Colic is the number one cause of death in horses and one of the highest-yield equine topics on the NAVLE. The exam tests your ability to classify colic type, interpret diagnostic findings, choose appropriate analgesia, and—most critically—know when a horse needs to go to surgery. Get those surgical indicators down cold.
Classification: Medical vs Surgical Colic
Medical Colic
- Spasmodic colic — hyperperistalsis; responds to antispasmodics
- Impaction — pelvic flexure most common site; also cecal, right dorsal
- Sand colic — ventral “ocean waves” sound on auscultation
- Large colon displacement (many are medical)
- Gastric dilation (secondary to SI obstruction)
Generally: responds to analgesics, HR <60, no reflux, clear peritoneal fluid
Surgical Colic
- Small intestinal volvulus — most rapidly fatal
- Large colon volvulus (270–360°)
- Strangulating lipoma — older horses; SI strangulation
- Intussusception — small intestine
- Epiploic foramen entrapment — right side; cannot reduce medically
- Nephrosplenic entrapment (if medical fails)
Generally: unrelenting pain, HR >60, reflux >2L, abnormal peritoneal fluid
Initial Evaluation
Vital Signs
Heart rate is the single most important clinical parameter in colic triage:
- HR <48 bpm — mild pain; likely medical
- HR 48–60 bpm — moderate pain; careful monitoring
- HR >60 bpm — significant pain or cardiovascular compromise; serious
- HR >80 bpm — severe; surgical emergency until proven otherwise
Mucous membranes and CRT: pale/pink = adequate perfusion; pale/gray/tacky + CRT >2 seconds = cardiovascular compromise = surgical indicator.
Nasogastric Intubation
Passing a nasogastric (NG) tube is mandatory in every colic evaluation. Horses cannot vomit—if fluid accumulates in the stomach from an obstructed small intestine, the stomach can rupture. Gastric reflux >2 liters is considered significant and indicates small intestinal obstruction proximal to the reflux point. Volumes >10L are not uncommon in severe SI strangulation.
Rectal Palpation
Findings that indicate surgical conditions:
- Taut nephrosplenic (renosplenic) ligament + medially displaced spleen = nephrosplenic entrapment
- Distended, tense small intestinal loops = SI obstruction
- Gas-distended cecum with tension on cecal band = cecal impaction or volvulus
- Palpable lipoma stalk = strangulating lipoma
Abdominocentesis (Peritoneal Fluid)
Serosanguineous peritoneal fluid = strangulating obstruction with intestinal necrosis. This is a surgical emergency. If you inadvertently puncture a loop of intestine (enterocentesis), the fluid will have obvious feed material and bacteria on cytology.
Analgesia
Specific High-Yield Conditions
Nephrosplenic (Left Dorsal) Entrapment
The left large colon becomes trapped in the nephrosplenic space between the left kidney and spleen. Classic rectal finding: spleen displaced medially (you can feel its medial border), absent gas shadow between left kidney and spleen (the space is filled by colon).

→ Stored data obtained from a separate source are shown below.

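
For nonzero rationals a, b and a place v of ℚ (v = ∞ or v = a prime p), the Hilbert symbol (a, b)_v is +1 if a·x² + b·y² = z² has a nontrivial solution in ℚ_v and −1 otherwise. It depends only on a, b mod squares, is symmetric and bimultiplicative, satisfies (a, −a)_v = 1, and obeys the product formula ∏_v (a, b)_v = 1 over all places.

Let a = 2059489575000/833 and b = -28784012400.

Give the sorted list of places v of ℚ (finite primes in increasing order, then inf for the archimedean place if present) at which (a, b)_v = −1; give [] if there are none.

[17, 23]

(a, b) ≡ (24310, -391) mod (ℚ^×)²; places V = {2, 3, 5, 7, 11, 13, 17, 23, ∞}.
(a,b)_3: α=2, u≡1; β=2, v≡2 (mod 3); (1|3)=+1, (2|3)=-1; sign (−1)^0·+1^2·-1^2 = +1.
(a,b)_5: α=5, u≡3; β=2, v≡4 (mod 5); (3|5)=-1, (4|5)=+1; sign (−1)^0·-1^2·+1^5 = +1.
(a,b)_11: α=3, u≡7; β=2, v≡5 (mod 11); (7|11)=-1, (5|11)=+1; sign (−1)^0·-1^2·+1^3 = +1.
(a,b)_17: α=-1, u≡15; β=1, v≡3 (mod 17); (15|17)=+1, (3|17)=-1; sign (−1)^0·+1^1·-1^-1 = -1.
(a,b)_∞: sgn(24310)=+, sgn(-391)=−, so +1.
(a,b)_13: α=1, u≡2; β=2, v≡4 (mod 13); (2|13)=-1, (4|13)=+1; sign (−1)^0·-1^2·+1^1 = +1.
(a,b)_23: α=2, u≡15; β=1, v≡6 (mod 23); (15|23)=-1, (6|23)=+1; sign (−1)^0·-1^1·+1^2 = -1.
(a,b)_2: α=3, β=4; u≡3, v≡1 (mod 8); ε(u)ε(v)=1·0, αω(v)=3·0, βω(u)=4·1; sum ≡ 0  ⇒  +1.
(a,b)_7: α=-2, u≡6; β=0, v≡4 (mod 7); (6|7)=-1, (4|7)=+1; sign (−1)^0·-1^0·+1^-2 = +1.
(24310, -391 / ℚ) ramifies at {17, 23}: a division algebra.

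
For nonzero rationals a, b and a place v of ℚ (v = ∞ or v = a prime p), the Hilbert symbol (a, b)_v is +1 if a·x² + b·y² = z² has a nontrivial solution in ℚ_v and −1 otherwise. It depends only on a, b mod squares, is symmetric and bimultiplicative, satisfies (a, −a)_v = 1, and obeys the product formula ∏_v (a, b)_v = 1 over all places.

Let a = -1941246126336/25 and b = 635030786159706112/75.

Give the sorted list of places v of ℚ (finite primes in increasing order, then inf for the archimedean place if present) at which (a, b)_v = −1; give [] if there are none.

[2, 17, 41, 43]

Mod squares: a ≡ -129, b ≡ 1978086. Check v ∈ {∞, 2, 3, 5, 11, 17, 41, 43}.
v=11: a=11^2·(≡4), b=11^3·(≡1) mod 11; (4|11)=+1, (1|11)=+1; (−1)^{2·3·5}·(+1)^3·(+1)^2 = +1.
v=5: a=5^-2·(≡4), b=5^-2·(≡4) mod 5; (4|5)=+1, (4|5)=+1; (−1)^{-2·-2·2}·(+1)^-2·(+1)^-2 = +1.
v=3: a=3^1·(≡2), b=3^-1·(≡1) mod 3; (2|3)=-1, (1|3)=+1; (−1)^{1·-1·1}·(-1)^-1·(+1)^1 = +1.
v=17: a=17^2·(≡5), b=17^3·(≡6) mod 17; (5|17)=-1, (6|17)=-1; (−1)^{2·3·8}·(-1)^3·(-1)^2 = -1.
v=2: v_2(a)=8, v_2(b)=15; units ≡ 7, 3 (mod 8); ε·ε+αω+βω = 1·1+8·1+15·0 ≡ 1  ⇒  (a,b)_2 = -1.
v=∞: -129 < 0 and 1978086 > 0  ⇒  (a,b)_∞ = +1.
v=41: a=41^2·(≡26), b=41^3·(≡14) mod 41; (26|41)=-1, (14|41)=-1; (−1)^{2·3·20}·(-1)^3·(-1)^2 = -1.
v=43: a=43^1·(≡1), b=43^1·(≡11) mod 43; (1|43)=+1, (11|43)=+1; (−1)^{1·1·21}·(+1)^1·(+1)^1 = -1.
|Ram(-129, 1978086)| = 4, even; anisotropic at {2, 17, 41, 43}.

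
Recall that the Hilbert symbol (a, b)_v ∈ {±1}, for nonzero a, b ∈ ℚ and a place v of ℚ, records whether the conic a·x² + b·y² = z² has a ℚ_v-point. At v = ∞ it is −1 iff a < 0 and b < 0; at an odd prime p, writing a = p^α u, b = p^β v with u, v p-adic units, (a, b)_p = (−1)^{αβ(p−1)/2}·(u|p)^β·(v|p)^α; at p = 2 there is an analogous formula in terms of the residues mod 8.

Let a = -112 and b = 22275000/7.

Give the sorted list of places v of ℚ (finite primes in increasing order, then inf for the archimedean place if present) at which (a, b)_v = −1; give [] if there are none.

[5, 7]

(a, b) ≡ (-7, 770) mod (ℚ^×)²; places V = {2, 3, 5, 7, 11, ∞}.
(a,b)_∞: sgn(-7)=−, sgn(770)=+, so +1.
(a,b)_2: α=4, β=3; u≡1, v≡1 (mod 8); ε(u)ε(v)=0·0, αω(v)=4·0, βω(u)=3·0; sum ≡ 0  ⇒  +1.
(a,b)_3: α=0, u≡2; β=4, v≡2 (mod 3); (2|3)=-1, (2|3)=-1; sign (−1)^0·-1^4·-1^0 = +1.
(a,b)_7: α=1, u≡5; β=-1, v≡6 (mod 7); (5|7)=-1, (6|7)=-1; sign (−1)^1·-1^-1·-1^1 = -1.
(a,b)_5: α=0, u≡3; β=5, v≡4 (mod 5); (3|5)=-1, (4|5)=+1; sign (−1)^0·-1^5·+1^0 = -1.
(a,b)_11: α=0, u≡9; β=1, v≡3 (mod 11); (9|11)=+1, (3|11)=+1; sign (−1)^0·+1^1·+1^0 = +1.
|Ram(-7, 770)| = 2, even; anisotropic at {5, 7}.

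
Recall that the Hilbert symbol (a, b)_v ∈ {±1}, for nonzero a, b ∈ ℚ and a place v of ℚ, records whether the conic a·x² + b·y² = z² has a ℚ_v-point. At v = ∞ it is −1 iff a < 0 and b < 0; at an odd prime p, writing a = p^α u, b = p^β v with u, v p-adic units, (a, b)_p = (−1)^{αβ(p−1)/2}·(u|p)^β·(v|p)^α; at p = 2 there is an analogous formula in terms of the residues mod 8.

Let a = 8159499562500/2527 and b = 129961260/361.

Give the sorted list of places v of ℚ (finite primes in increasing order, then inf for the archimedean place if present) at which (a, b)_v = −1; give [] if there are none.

(a, b) ≡ (231, 3315) mod (ℚ^×)²; places V = {2, 3, 5, 7, 11, 13, 17, 19, ∞}.
(a,b)_5: α=6, u≡1; β=1, v≡2 (mod 5); (1|5)=+1, (2|5)=-1; sign (−1)^0·+1^1·-1^6 = +1.
(a,b)_11: α=1, u≡8; β=2, v≡1 (mod 11); (8|11)=-1, (1|11)=+1; sign (−1)^0·-1^2·+1^1 = +1.
(a,b)_17: α=2, u≡11; β=1, v≡4 (mod 17); (11|17)=-1, (4|17)=+1; sign (−1)^0·-1^1·+1^2 = -1.
(a,b)_13: α=2, u≡12; β=1, v≡2 (mod 13); (12|13)=+1, (2|13)=-1; sign (−1)^0·+1^1·-1^2 = +1.
(a,b)_7: α=-1, u≡5; β=0, v≡4 (mod 7); (5|7)=-1, (4|7)=+1; sign (−1)^0·-1^0·+1^-1 = +1.
(a,b)_3: α=5, u≡2; β=5, v≡1 (mod 3); (2|3)=-1, (1|3)=+1; sign (−1)^1·-1^5·+1^5 = +1.
(a,b)_19: α=-2, u≡2; β=-2, v≡6 (mod 19); (2|19)=-1, (6|19)=+1; sign (−1)^0·-1^-2·+1^-2 = +1.
(a,b)_∞: sgn(231)=+, sgn(3315)=+, so +1.
(a,b)_2: α=2, β=2; u≡7, v≡3 (mod 8); ε(u)ε(v)=1·1, αω(v)=2·1, βω(u)=2·0; sum ≡ 1  ⇒  -1.
|Ram(231, 3315)| = 2, even; anisotropic at {2, 17}.

[2, 17]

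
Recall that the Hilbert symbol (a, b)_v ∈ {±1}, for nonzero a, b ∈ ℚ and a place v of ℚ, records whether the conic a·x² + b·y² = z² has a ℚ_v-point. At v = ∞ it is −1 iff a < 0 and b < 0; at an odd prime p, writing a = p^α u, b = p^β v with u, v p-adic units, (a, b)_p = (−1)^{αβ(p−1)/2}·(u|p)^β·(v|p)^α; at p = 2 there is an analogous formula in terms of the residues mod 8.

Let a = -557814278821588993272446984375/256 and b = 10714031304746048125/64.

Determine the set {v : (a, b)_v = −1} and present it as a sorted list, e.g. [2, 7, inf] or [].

[11, 23, 29, 41]

(a, b) ≡ (-8231447, 253) mod (ℚ^×)²; places V = {2, 5, 7, 11, 23, 29, 41, 43, ∞}.
(a,b)_43: α=3, u≡28; β=2, v≡4 (mod 43); (28|43)=-1, (4|43)=+1; sign (−1)^0·-1^2·+1^3 = +1.
(a,b)_5: α=6, u≡3; β=4, v≡3 (mod 5); (3|5)=-1, (3|5)=-1; sign (−1)^0·-1^4·-1^6 = +1.
(a,b)_2: α=-8, β=-6; u≡1, v≡5 (mod 8); ε(u)ε(v)=0·0, αω(v)=-8·1, βω(u)=-6·0; sum ≡ 0  ⇒  +1.
(a,b)_23: α=5, u≡20; β=3, v≡14 (mod 23); (20|23)=-1, (14|23)=-1; sign (−1)^1·-1^3·-1^5 = -1.
(a,b)_∞: sgn(-8231447)=−, sgn(253)=+, so +1.
(a,b)_29: α=3, u≡23; β=2, v≡12 (mod 29); (23|29)=+1, (12|29)=-1; sign (−1)^0·+1^2·-1^3 = -1.
(a,b)_41: α=3, u≡2; β=2, v≡12 (mod 41); (2|41)=+1, (12|41)=-1; sign (−1)^0·+1^2·-1^3 = -1.
(a,b)_7: α=3, u≡2; β=2, v≡1 (mod 7); (2|7)=+1, (1|7)=+1; sign (−1)^0·+1^2·+1^3 = +1.
(a,b)_11: α=2, u≡7; β=1, v≡5 (mod 11); (7|11)=-1, (5|11)=+1; sign (−1)^0·-1^1·+1^2 = -1.
Ram(-8231447, 253) = {11, 23, 29, 41}; no ℚ_11-point on the conic.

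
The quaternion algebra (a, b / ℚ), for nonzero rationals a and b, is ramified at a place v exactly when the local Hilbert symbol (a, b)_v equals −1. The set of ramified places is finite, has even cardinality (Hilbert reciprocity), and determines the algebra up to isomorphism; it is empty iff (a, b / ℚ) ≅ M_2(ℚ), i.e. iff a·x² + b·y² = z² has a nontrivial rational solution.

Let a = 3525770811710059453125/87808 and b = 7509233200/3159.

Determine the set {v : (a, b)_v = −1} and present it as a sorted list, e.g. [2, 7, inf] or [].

[5, 7, 17, 29]

Mod squares: a ≡ 70035, b ≡ 2028117. Check v ∈ {∞, 2, 3, 5, 7, 13, 17, 19, 23, 29}.
v=∞: 70035 > 0 and 2028117 > 0  ⇒  (a,b)_∞ = +1.
v=3: a=3^3·(≡2), b=3^-5·(≡1) mod 3; (2|3)=-1, (1|3)=+1; (−1)^{3·-5·1}·(-1)^-5·(+1)^3 = +1.
v=29: a=29^3·(≡11), b=29^0·(≡2) mod 29; (11|29)=-1, (2|29)=-1; (−1)^{3·0·14}·(-1)^0·(-1)^3 = -1.
v=7: a=7^-3·(≡1), b=7^1·(≡4) mod 7; (1|7)=+1, (4|7)=+1; (−1)^{-3·1·3}·(+1)^1·(+1)^-3 = -1.
v=2: v_2(a)=-8, v_2(b)=4; units ≡ 3, 5 (mod 8); ε·ε+αω+βω = 1·0+-8·1+4·1 ≡ 0  ⇒  (a,b)_2 = +1.
v=13: a=13^4·(≡10), b=13^-1·(≡3) mod 13; (10|13)=+1, (3|13)=+1; (−1)^{4·-1·6}·(+1)^-1·(+1)^4 = +1.
v=17: a=17^2·(≡11), b=17^1·(≡12) mod 17; (11|17)=-1, (12|17)=-1; (−1)^{2·1·8}·(-1)^1·(-1)^2 = -1.
v=5: a=5^7·(≡2), b=5^2·(≡2) mod 5; (2|5)=-1, (2|5)=-1; (−1)^{7·2·2}·(-1)^2·(-1)^7 = -1.
v=23: a=23^1·(≡4), b=23^1·(≡11) mod 23; (4|23)=+1, (11|23)=-1; (−1)^{1·1·11}·(+1)^1·(-1)^1 = +1.
v=19: a=19^2·(≡4), b=19^3·(≡4) mod 19; (4|19)=+1, (4|19)=+1; (−1)^{2·3·9}·(+1)^3·(+1)^2 = +1.
|Ram(70035, 2028117)| = 4, even; anisotropic at {5, 7, 17, 29}.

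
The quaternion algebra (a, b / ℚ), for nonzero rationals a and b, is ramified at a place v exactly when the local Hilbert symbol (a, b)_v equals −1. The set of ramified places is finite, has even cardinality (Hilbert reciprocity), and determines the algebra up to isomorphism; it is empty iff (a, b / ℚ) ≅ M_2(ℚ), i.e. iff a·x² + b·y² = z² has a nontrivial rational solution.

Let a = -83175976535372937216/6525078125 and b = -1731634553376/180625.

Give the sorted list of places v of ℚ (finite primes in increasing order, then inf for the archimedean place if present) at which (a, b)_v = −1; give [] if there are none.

Mod squares: a ≡ -1430, b ≡ -546. Check v ∈ {∞, 2, 3, 5, 7, 11, 13, 17, 19}.
v=7: a=7^2·(≡5), b=7^1·(≡5) mod 7; (5|7)=-1, (5|7)=-1; (−1)^{2·1·3}·(-1)^1·(-1)^2 = -1.
v=∞: -1430 < 0 and -546 < 0  ⇒  (a,b)_∞ = -1.
v=3: a=3^6·(≡1), b=3^3·(≡1) mod 3; (1|3)=+1, (1|3)=+1; (−1)^{6·3·1}·(+1)^3·(+1)^6 = +1.
v=11: a=11^1·(≡10), b=11^0·(≡4) mod 11; (10|11)=-1, (4|11)=+1; (−1)^{1·0·5}·(-1)^0·(+1)^1 = +1.
v=13: a=13^3·(≡6), b=13^3·(≡4) mod 13; (6|13)=-1, (4|13)=+1; (−1)^{3·3·6}·(-1)^3·(+1)^3 = -1.
v=17: a=17^-4·(≡9), b=17^-2·(≡4) mod 17; (9|17)=+1, (4|17)=+1; (−1)^{-4·-2·8}·(+1)^-2·(+1)^-4 = +1.
v=19: a=19^6·(≡8), b=19^4·(≡9) mod 19; (8|19)=-1, (9|19)=+1; (−1)^{6·4·9}·(-1)^4·(+1)^6 = +1.
v=2: v_2(a)=11, v_2(b)=5; units ≡ 5, 7 (mod 8); ε·ε+αω+βω = 0·1+11·0+5·1 ≡ 1  ⇒  (a,b)_2 = -1.
v=5: a=5^-7·(≡4), b=5^-4·(≡1) mod 5; (4|5)=+1, (1|5)=+1; (−1)^{-7·-4·2}·(+1)^-4·(+1)^-7 = +1.
(-1430, -546 / ℚ) ramifies at {2, 7, 13, ∞}: a division algebra.

[2, 7, 13, inf]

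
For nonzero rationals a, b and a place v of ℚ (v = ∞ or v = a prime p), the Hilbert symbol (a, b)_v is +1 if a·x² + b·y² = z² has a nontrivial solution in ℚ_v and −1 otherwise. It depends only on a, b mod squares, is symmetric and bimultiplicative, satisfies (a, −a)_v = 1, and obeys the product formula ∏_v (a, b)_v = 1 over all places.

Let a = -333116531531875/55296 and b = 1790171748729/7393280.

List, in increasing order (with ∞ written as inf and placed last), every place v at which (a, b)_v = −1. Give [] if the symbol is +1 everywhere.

(a, b) ≡ (-546, 5) mod (ℚ^×)²; places V = {2, 3, 5, 7, 13, 19, 29, ∞}.
(a,b)_2: α=-11, β=-12; u≡7, v≡5 (mod 8); ε(u)ε(v)=1·0, αω(v)=-11·1, βω(u)=-12·0; sum ≡ 1  ⇒  -1.
(a,b)_29: α=4, u≡22; β=2, v≡6 (mod 29); (22|29)=+1, (6|29)=+1; sign (−1)^0·+1^2·+1^4 = +1.
(a,b)_7: α=3, u≡3; β=2, v≡5 (mod 7); (3|7)=-1, (5|7)=-1; sign (−1)^0·-1^2·-1^3 = -1.
(a,b)_∞: sgn(-546)=−, sgn(5)=+, so +1.
(a,b)_19: α=0, u≡5; β=-2, v≡4 (mod 19); (5|19)=+1, (4|19)=+1; sign (−1)^0·+1^-2·+1^0 = +1.
(a,b)_13: α=3, u≡9; β=6, v≡11 (mod 13); (9|13)=+1, (11|13)=-1; sign (−1)^0·+1^6·-1^3 = -1.
(a,b)_5: α=4, u≡4; β=-1, v≡4 (mod 5); (4|5)=+1, (4|5)=+1; sign (−1)^0·+1^-1·+1^4 = +1.
(a,b)_3: α=-3, u≡1; β=2, v≡2 (mod 3); (1|3)=+1, (2|3)=-1; sign (−1)^0·+1^2·-1^-3 = -1.
(-546, 5 / ℚ) ramifies at {2, 3, 7, 13}: a division algebra.

[2, 3, 7, 13]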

Medical treatment: phenylephrine 0.02 mg/kg IV (splenic contraction) + rolling under general anesthesia. Success rate ~50–60%. Jogging/trotting may help dislodge the colon before anesthesia. If medical management fails: surgical correction.
Large Colon Volvulus
Volvulus of the large colon (typically at the cecocolic attachment) with 270–360° rotation. This is one of the most rapidly fatal forms of colic—devascularization of the large colon leads to necrosis within hours. Presentation: acute severe abdominal pain, massive tympanic distension, cardiovascular shock. The horse deteriorates rapidly despite analgesics. Mortality is 50–70% even with emergency surgery.
Strangulating Lipoma
Pedunculated lipomas—benign fat tumors on mesenteric stalks—are a common cause of small intestinal strangulation in older horses (>15 years). The lipoma wraps around a loop of SI, cutting off blood supply. Presentation: moderate-to-severe colic in an older horse, nasogastric reflux, small intestinal distension on rectal palpation. Diagnosis is confirmed at surgery. Resection of devitalized intestine is required.
Cecal Impaction
Cecal impaction is treacherous—horses show minimal pain despite significant cecal compromise. The cecum has a functional blind end and cannot empty effectively without motility. By the time pain becomes obvious, the cecum may be severely distended or compromised. Diagnosis: rectal palpation of a firm cecal body in the right dorsal abdomen. Treatment: aggressive IV fluid therapy (6–12 L/hr), laxatives (DSS); surgical cecal bypass (typhlotomy) if no response within 24–48 hours.